Oct. 6: OpenAI DevDay, San Francisco

Oct. 6-10: World AI Week, Amsterdam

Oct. 21-22: TedAI San Francisco.

Nov. 10-13: Web Summit, Lisbon. 

Nov. 26-27: World AI Congress, London.

Dec. 2-7: NeurIPS, San Diego

Dec. 8-9: Fortune Brainstorm AI San Francisco. Apply to attend here.

BRAIN FOOD

Are world models and reinforcement learning all we need? There was a big controversy among AI researchers and other industry insiders this past week over the appearance of Turing Award-winner and AI research legend Rich Sutton on the Dwarkesh podcast. Sutton argued that LLMs are actually a dead end that will never achieve AGI because they can only ever imitate human knowledge and they don’t construct a “world model”—a way of predicting what will happen next based on an intuitive understanding of things such as the laws of physics or, even, human nature. Dwarkesh pushed back, suggesting to Sutton that LLMs did, in fact, have a kind of world model, but Sutton was having none of it.
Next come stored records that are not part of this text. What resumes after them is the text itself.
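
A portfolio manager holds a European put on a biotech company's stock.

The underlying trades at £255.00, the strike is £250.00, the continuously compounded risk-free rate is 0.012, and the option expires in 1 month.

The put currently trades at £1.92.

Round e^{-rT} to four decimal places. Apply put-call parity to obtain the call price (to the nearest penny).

£7.17

exp(−rT) = exp(−0.012·0.08333) = 0.9990
Put-call parity: C − P = S − K·e^(−rT) = 255 − 250·0.9990 = 255 − 249.7500 = 5.2500
C = P + (C − P) = 1.92 + (5.2500) = 7.1700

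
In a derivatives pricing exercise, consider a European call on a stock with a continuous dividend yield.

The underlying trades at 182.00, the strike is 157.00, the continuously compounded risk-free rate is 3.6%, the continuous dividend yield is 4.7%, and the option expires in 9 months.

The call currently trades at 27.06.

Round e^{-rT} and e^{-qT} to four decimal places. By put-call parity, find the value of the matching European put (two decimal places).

e^(−qT) = e^(−0.047·0.75) = 0.9654;  e^(−rT) = e^(−0.036·0.75) = 0.9734
Put-call parity: C − P = S·e^(−qT) − K·e^(−rT) = 182·0.9654 − 157·0.9734 = 175.7028 − 152.8238 = 22.8790
P = C − (C − P) = 27.06 − (22.8790) = 4.1810

4.18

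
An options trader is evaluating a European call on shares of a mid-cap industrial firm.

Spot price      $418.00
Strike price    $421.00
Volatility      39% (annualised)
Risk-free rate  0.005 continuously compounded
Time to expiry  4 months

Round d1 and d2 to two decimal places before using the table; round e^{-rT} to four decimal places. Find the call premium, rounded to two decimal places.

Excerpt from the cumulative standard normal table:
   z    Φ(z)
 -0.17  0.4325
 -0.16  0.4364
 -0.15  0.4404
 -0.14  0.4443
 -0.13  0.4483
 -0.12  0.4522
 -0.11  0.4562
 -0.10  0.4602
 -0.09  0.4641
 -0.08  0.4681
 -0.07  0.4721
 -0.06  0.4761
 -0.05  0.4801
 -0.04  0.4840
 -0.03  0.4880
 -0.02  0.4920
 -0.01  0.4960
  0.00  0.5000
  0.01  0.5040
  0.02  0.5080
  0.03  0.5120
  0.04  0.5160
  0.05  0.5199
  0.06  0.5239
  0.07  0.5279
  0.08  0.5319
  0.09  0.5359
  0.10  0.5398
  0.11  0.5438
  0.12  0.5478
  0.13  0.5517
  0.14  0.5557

$37.27

T = 0.3333;  σ√T = 0.2252
d₁ = [ln(418/421) + (0.005 + 0.39²/2)·0.3333] / 0.2252 = [-0.0072 + 0.0270] / 0.2252 = 0.0882 → 0.09
d₂ = d₁ − σ√T = 0.0882 − 0.2252 = -0.1369 → -0.14
e^(−rT) = e^(−0.005·0.3333) = 0.9983
N(d₁) = N(0.09) = 0.5359;  N(d₂) = N(-0.14) = 0.4443
C = 418·0.5359 − 421·0.9983·0.4443 = 224.0062 − 186.7323 = 37.2739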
Some—such as AI skeptic Gary Marcus–interpreted what Sutton said on Dwarkesh as a major reversal from the position he had taken in a famous essay, “The Bitter Lesson,” published in 2019, which argued that progress in AI mostly depended on using the same basic algorithms but simply throwing more compute and more data at them, rather than any clever algorithmic innovation. “The Bitter Lesson” has been waved like a bloody flag by those who have argued that “scale is all we need”—building ever bigger LLMs on ever larger GPU clusters—to achieve AGI.

But Sutton never wrote explicitly about LLMs in “The Bitter Lesson” and I don’t think his Dwarkesh remarks should be interpreted as a departure from his position. Instead, Sutton has always been first and foremost an advocate of reinforcement learning in environments where the reward signal comes entirely from the environment, with an AI model acting agentically and acquiring experience—building a model of “the rules of the game” as well as the most rewarding actions in any given situation. Sutton doesn’t like the way LLMs are trained, with unsupervised learning from human text followed by a kind of RL using human feedback—because everything the LLM can learn is inherently limited by human knowledge and human preferences. He has always been an advocate for the idea of pure tabula rasa learning. To Sutton, LLMs are a big departure from tabula rasa, and so it is not surprising he sees them as a dead end to AGI.